Julie Estève : Simple
Simple de Julie Estève 5/5 (14-09-2018)
Simple (208 pages) est disponible depuis le 22 août 2018 aux Editions Stock.
L'histoire (éditeur) :
On ne l’appelle jamais Antoine Orsini dans ce village perché au coeur des montagnes corses mais le baoul, l’idiot du coin. À la marge, bizarre, farceur, sorcier, bouc émissaire, Antoine parle à sa chaise, lui raconte son histoire, celles des autres, et son lien ambigu avec Florence Biancarelli, une gamine de seize ans retrouvée morte au milieu des pins et des années 80.
Qui est coupable ?
On plonge à pic dans la poésie, le monde et la langue singulière d’un homme simple, jusqu’à la cruelle vérité.
Mon avis :
Antoine Orsini est mort. Celui qu’ils appelaient le baoul, sous entendez l’idiot du village, le simplet, a pourtant encore des choses à nous dire.
Alors Antoine va nous raconter. S’adressant à sa chaise, il va revenir sur sa vie, celle des habitants de son village, conter le drame qui s’est déroulé il y a bien longtemps et qui l’a conduit en prison (bouc émissaire par excellence), revenir sur son enfance et après ses divers allers-retours faire le bilan de sa vie. On comprend ainsi, à travers les bribes d’histoires, ce qu’il s’est passé, ce qui est arrivé à Florence Biancarelli, retrouvée mort à 16 ans…

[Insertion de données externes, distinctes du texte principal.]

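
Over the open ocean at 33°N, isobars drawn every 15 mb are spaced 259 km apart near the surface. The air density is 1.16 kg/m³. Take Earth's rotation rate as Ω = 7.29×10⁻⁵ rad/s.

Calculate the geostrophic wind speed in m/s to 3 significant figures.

62.9 m/s

Coriolis parameter at 33°N:
f = 2Ω sin φ = 2 × 7.29×10⁻⁵ × sin 33° = 7.94×10⁻⁵ s⁻¹
Pressure gradient: |∂P/∂n| = 1500 Pa / 259000 m = 5.79×10⁻³ Pa/m
Geostrophic balance (pressure-gradient force = Coriolis force):
V_g = (1/(fρ)) |∂P/∂n| = 5.79×10⁻³ / (7.94×10⁻⁵ × 1.16) = 62.9 m/s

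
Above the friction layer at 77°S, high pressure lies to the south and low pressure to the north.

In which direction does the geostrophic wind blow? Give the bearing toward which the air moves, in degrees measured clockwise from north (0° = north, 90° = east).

The pressure-gradient force points toward the north (bearing 000°).
Geostrophic balance: in the Southern Hemisphere the Coriolis force deflects motion to the left, so the geostrophic wind blows 90° to the left of the pressure-gradient force (low pressure on the right).
Rotating 000° by 90° counterclockwise gives 270° — the wind blows toward the west.

270°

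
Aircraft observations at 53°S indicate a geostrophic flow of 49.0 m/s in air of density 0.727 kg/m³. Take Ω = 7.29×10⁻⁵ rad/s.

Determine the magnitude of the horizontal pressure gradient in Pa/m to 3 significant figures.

4.15×10⁻³ Pa/m

Coriolis parameter at 53°S:
f = 2Ω sin φ = 2 × 7.29×10⁻⁵ × sin 53° = 1.16×10⁻⁴ s⁻¹
Geostrophic balance rearranged: |∂P/∂n| = f ρ V_g
|∂P/∂n| = 1.16×10⁻⁴ × 0.727 × 49.0 = 4.15×10⁻³ Pa/m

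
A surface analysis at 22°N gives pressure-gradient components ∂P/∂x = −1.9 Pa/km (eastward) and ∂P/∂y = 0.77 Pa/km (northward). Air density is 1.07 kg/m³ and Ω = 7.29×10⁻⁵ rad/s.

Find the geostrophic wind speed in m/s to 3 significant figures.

Coriolis parameter at 22°N:
f = 2Ω sin φ = 2 × 7.29×10⁻⁵ × sin 22° = 5.46×10⁻⁵ s⁻¹
Component geostrophic relations (x east, y north):
u_g = −(1/(fρ)) ∂P/∂y,  v_g = (1/(fρ)) ∂P/∂x
u_g = −(0.77×10⁻³)/(5.46×10⁻⁵ × 1.07) = −13.2 m/s;  v_g = (−1.9×10⁻³)/(5.46×10⁻⁵ × 1.07) = −32.5 m/s
|V_g| = √(u_g² + v_g²) = 35.1 m/s

35.1 m/s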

A la manière d’une enquête (dont il ne se gêne pas pour disperser quelques fausses pistes et de fracassantes révélations), Antoine nous propulse dans le maquis corse, au plus près de la nature (où seulement là il réussit à trouver sa place, gamin différent depuis l’enfance, en marge et sujet aux brimades et autres pire encore), des légendes et des habitants de ce petit village. Oui, pare qu’Antoine a une mémoire sans faille, écoute tout (et souvent derrière les portes) et sait les histoires (c’est aussi un confident) ….
Simple est un récit brut de décoffrage dont la narration se confond avec le personnage sans filtre et plein de candeur. Julie Estève nous place au plus près de ses émotions, de ses rires, de ses sentiments. Comme lui, elle nous offre la capacité à neutraliser (parfois) la forme de violence dont il est victime, par ses éclats de rires, ses petites manies et ses drôlerie (c’est aussi un personnage un peu farceur). Mais ne soyons pas dupe, on comprend qu’il a fait l’objet de persécution et a été désigné coupable et on s’en émeut forcément, on s’énerve même. Parce qu’Antoine est un bon gars, un peu maladroit mais plein de sensibilité.
Excellente lecture, Simple possède la belle qualité de nous parler et de célébrer de différence à travers un héros inoubliable, attachant et d’une grande beauté intérieure. Oui, Antoine est un simplet mais certainement le plus innocent de tous.
La langue au tempo rapide, pleine d’accidents narratifs et de contresens, offre une lecture étourdissante. Difficile à quitter, on est pris entre le désir de savoir la vérité et irrésistiblement attiré par le récit de ce narrateur qu’on ne peut qu’apprécier.
Et lorsque la fin arrive, c’est évidement sous le coup de l’émotion qu’on referme ce bouquin, avec à l’esprit qu’on n’est pas près d’oublier cette affaire (loin d’être simple) et surtout Antoine, un simplet bouleversant par sa candeur et sa lucidité.